La distribution exclusivement britannique de ce soir permet de suivre le livret très précisément, ce qui est d’autant plus bienvenu que la musique ménage de beaux espaces de rencontre avec le texte. Nicholas Sharatt et Victoria Simmonds sont un convaincant duo d’Anges. Malgré une voix un peu timide pour le premier, et une légère difficulté dans le grave pour la seconde, leur extrême précision de prononciation est à souligner. Tim Mead s’illustre merveilleusement dans le rôle du Garçon. Les sons filés et délicats qui constituent une grande partie de l’écriture vocale du rôle ne l’empêchent pas de convaincre avec un registre forte brillant et opulent. Ross Ramgobin est un Protecteur encore un peu jeune physiquement, mais dont la voix ne montre aucun signe de juvénilité excessive. Doué d’une présence scénique généreuse, le baryton emplit aisément la grande salle de la Philharmonie de son timbre métallique et tranchant. Il revient à Georgia Jarman la tâche ingrate de remplacer Barbara Hannigan, retenue pour des raisons familiales.

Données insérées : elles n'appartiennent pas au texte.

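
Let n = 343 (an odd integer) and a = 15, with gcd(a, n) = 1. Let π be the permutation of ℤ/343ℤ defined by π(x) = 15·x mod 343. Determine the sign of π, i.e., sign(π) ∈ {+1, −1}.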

Si l’on ne parvient pas encore à oublier la créatrice du rôle, la performance de sa remplaçante reste en tous points impeccable. On regrette simplement quelques sons filés qui peinent à se développer, même si ici aussi, l’incarnation scénique du personnage ne lui fait aucunement défaut.
Officiant au pupitre de l’Orchestre philharmonique de Radio France, George Benjamin magnifie les sonorités rares que sa partition tire d’un effectif rutilant : banjo et mandoline, cuivres avec sourdines whisper, harmonica de verre et viole de gambe… C’est un millefeuille contrapuntique qui se dévoile à l’auditeur, où la coexistence de différente couches temporelles n’a jamais semblée aussi limpide. Au sortir de la représentation, on ne peut que se réjouir de notre certitude quant à l’avenir radieux de l’œuvre.